To believe Bartley, it was exactly such tax-law changes, enacted in 1981, that led to the Seven Fat Years between the end of the last recession, in November 1982, and the most recent downturn, in 1990. Time, however, has not been kind to the supply-siders. The drop in corporate income and capitalgains-tax rates, for example, was supposed to unleash an investment boom. But that boom can’t be found in government statistics on investment in plant and equipment; the supply-siders have been reduced to arguing that the statistics must be missing something.
In fact, the Seven Fat Years weren’t all that fat; on average, the economy grew as fast under Jimmy Carter as under Ronald Reagan. The Reagan years brought an unprecedented trade deficit, too, as a high dollar rendered entire industries uncompetitive overnight.
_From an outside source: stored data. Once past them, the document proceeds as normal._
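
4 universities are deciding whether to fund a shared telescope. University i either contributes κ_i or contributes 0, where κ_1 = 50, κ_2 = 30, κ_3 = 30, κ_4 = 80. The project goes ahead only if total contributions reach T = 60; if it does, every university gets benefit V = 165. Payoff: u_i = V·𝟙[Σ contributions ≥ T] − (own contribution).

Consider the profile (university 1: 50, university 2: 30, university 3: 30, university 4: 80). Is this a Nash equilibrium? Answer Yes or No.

Total = 190 ≥ 60: provided.
University 1 (pledges 50, payoff 115): dropping to 0 → total 140, payoff 165. Profitable deviation.

No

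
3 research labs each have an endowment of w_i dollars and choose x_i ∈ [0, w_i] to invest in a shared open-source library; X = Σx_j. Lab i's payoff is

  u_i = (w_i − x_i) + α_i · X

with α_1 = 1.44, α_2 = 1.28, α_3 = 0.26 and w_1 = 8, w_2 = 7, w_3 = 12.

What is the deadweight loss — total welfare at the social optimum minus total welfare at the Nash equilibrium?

23.76

∂u_i/∂x_i = α_i − 1, so lab i contributes w_i if α_i > 1, else 0.
α_i > 1 for i ∈ {1, 2}; NE contributions (8, 7, 0), X = 15.
W^NE = Σw_i − X^NE + (Σα_i)·X^NE = 27 + 1.98·15 = 56.7.
Planner: ∂(Σu_j)/∂x_i = Σα_j − 1 = 1.98 > 0, so everyone contributes w_i; X^SO = 27, W^SO = 27 + 1.98·27 = 80.46.
Deadweight loss = 23.76.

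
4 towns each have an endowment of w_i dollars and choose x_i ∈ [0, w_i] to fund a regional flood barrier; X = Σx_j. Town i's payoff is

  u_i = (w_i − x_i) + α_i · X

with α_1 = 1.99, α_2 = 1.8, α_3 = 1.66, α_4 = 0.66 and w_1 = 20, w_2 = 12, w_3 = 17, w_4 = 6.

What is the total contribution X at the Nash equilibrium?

∂u_i/∂x_i = α_i − 1, so town i contributes w_i if α_i > 1, else 0.
α_i > 1 for i ∈ {1, 2, 3}; NE contributions (20, 12, 17, 0), X = 49.

49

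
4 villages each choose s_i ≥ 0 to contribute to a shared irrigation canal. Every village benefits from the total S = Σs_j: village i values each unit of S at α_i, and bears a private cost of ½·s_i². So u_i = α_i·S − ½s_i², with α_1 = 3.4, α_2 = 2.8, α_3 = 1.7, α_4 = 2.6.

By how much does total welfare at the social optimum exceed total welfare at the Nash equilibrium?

Village i's FOC: ∂u_i/∂s_i = α_i − s_i = 0, so s_i* = α_i.
NE contributions = (3.4, 2.8, 1.7, 2.6); S = 10.5.
W^NE = (Σα)·S − ½Σα_i² = 10.5² − ½·29.05 = 95.725.
Planner sets s_i = Σα_j = 10.5 for every i, so S^SO = 4·10.5 = 42.
W^SO = (Σα)·S^SO − ½·4·(Σα)² = (4/2)·10.5² = 220.5.
Deadweight loss = W^SO − W^NE = 124.775.

124.775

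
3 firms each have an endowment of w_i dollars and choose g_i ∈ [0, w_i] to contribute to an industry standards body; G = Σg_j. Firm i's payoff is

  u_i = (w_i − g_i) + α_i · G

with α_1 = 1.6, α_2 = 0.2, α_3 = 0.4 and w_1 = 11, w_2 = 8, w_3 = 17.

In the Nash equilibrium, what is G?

∂u_i/∂g_i = α_i − 1, so firm i contributes w_i if α_i > 1, else 0.
α_i > 1 for i ∈ {1}; NE contributions (11, 0, 0), G = 11.

11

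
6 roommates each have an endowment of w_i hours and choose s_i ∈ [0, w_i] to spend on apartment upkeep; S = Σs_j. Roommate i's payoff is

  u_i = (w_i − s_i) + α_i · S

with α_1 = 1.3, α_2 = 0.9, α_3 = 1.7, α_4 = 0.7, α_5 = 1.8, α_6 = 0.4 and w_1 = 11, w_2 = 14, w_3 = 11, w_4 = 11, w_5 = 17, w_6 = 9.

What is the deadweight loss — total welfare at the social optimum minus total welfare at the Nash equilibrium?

∂u_i/∂s_i = α_i − 1, so roommate i contributes w_i if α_i > 1, else 0.
α_i > 1 for i ∈ {1, 3, 5}; NE contributions (11, 0, 11, 0, 17, 0), S = 39.
W^NE = Σw_i − S^NE + (Σα_i)·S^NE = 73 + 5.8·39 = 299.2.
Planner: ∂(Σu_j)/∂s_i = Σα_j − 1 = 5.8 > 0, so everyone contributes w_i; S^SO = 73, W^SO = 73 + 5.8·73 = 496.4.
Deadweight loss = 197.2.

197.2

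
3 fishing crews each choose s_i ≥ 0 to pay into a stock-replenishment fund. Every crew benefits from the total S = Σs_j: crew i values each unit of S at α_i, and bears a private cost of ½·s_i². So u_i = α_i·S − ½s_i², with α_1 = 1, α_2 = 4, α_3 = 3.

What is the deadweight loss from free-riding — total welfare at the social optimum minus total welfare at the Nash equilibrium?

45

Crew i's FOC: ∂u_i/∂s_i = α_i − s_i = 0, so s_i* = α_i.
NE contributions = (1, 4, 3); S = 8.
W^NE = (Σα)·S − ½Σα_i² = 8² − ½·26 = 51.
Planner sets s_i = Σα_j = 8 for every i, so S^SO = 3·8 = 24.
W^SO = (Σα)·S^SO − ½·3·(Σα)² = (3/2)·8² = 96.
Deadweight loss = W^SO − W^NE = 45.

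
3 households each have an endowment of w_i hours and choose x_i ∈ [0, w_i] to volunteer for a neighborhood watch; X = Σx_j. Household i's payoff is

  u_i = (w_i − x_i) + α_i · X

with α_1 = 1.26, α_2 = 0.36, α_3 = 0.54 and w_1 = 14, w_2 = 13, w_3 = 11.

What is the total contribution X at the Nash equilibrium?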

From Bartley’s seat on Wall Street, that massive dislocation was just one of those necessary events. But the millions of workers who were dislocated might not agree with Bartley’s recollection that “during those years, the pot was fuller for all.”
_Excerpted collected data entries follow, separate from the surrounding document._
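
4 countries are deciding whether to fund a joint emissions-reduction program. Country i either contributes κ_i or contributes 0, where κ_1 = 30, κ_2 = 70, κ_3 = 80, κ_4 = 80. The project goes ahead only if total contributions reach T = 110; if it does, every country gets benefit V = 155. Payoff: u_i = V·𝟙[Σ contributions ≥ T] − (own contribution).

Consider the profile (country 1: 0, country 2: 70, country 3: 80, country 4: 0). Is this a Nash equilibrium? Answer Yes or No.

Total = 150 ≥ 110: provided.
Country 1 (pledges 0, payoff 155): pledging 30 → total 180, payoff 125. No gain.
Country 2 (pledges 70, payoff 85): dropping to 0 → total 80, payoff 0. No gain.
Country 3 (pledges 80, payoff 75): dropping to 0 → total 70, payoff 0. No gain.
Country 4 (pledges 0, payoff 155): pledging 80 → total 230, payoff 75. No gain.

Yes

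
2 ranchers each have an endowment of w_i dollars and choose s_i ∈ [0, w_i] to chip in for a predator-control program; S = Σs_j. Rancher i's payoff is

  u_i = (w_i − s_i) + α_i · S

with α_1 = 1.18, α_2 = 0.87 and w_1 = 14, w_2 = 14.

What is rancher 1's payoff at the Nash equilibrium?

16.52

∂u_i/∂s_i = α_i − 1, so rancher i contributes w_i if α_i > 1, else 0.
α_i > 1 for i ∈ {1}; NE contributions (14, 0), S = 14.
u_1 = (14 − 14) + 1.18·14 = 16.52.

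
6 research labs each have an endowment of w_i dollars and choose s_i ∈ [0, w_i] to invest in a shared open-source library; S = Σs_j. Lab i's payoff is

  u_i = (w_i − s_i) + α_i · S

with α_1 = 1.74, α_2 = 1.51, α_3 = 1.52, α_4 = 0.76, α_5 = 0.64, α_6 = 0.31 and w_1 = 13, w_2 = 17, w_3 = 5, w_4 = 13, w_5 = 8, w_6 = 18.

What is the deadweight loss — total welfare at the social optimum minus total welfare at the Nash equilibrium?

∂u_i/∂s_i = α_i − 1, so lab i contributes w_i if α_i > 1, else 0.
α_i > 1 for i ∈ {1, 2, 3}; NE contributions (13, 17, 5, 0, 0, 0), S = 35.
W^NE = Σw_i − S^NE + (Σα_i)·S^NE = 74 + 5.48·35 = 265.8.
Planner: ∂(Σu_j)/∂s_i = Σα_j − 1 = 5.48 > 0, so everyone contributes w_i; S^SO = 74, W^SO = 74 + 5.48·74 = 479.52.
Deadweight loss = 213.72.

213.72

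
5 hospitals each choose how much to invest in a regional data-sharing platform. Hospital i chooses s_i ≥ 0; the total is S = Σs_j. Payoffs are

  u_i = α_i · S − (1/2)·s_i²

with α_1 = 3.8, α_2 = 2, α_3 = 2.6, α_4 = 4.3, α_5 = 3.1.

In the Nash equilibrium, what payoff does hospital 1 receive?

Hospital i's FOC: ∂u_i/∂s_i = α_i − s_i = 0, so s_i* = α_i.
NE contributions = (3.8, 2, 2.6, 4.3, 3.1); S = 15.8.
u_1 = α_1·S − ½·(s_1)² = 3.8·15.8 − ½·3.8² = 52.82.

52.82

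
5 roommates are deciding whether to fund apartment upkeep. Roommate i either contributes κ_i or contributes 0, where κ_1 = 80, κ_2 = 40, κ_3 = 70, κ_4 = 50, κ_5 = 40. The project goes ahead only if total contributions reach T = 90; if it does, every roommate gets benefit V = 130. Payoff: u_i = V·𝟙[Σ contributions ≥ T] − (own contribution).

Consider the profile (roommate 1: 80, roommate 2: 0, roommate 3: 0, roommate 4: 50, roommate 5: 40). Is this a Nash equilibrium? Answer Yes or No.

Total = 170 ≥ 90: provided.
Roommate 1 (pledges 80, payoff 50): dropping to 0 → total 90, payoff 130. Profitable deviation.

No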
Bartley devotes ample space to attacking such critics as Reagan economic adviser Martin Feldstein and Sen. George Mitchell (who, as Bartley’s Journal readers know, singlehandedly brought on the 1990-91 recession by blocking a capital-gains-tax cut). Unfortunately, Bartley makes no similar critique of the theory he’s peddled for 15 years. Supply-side economics might yet have something to offer, if its proponents could learn from their own mistakes.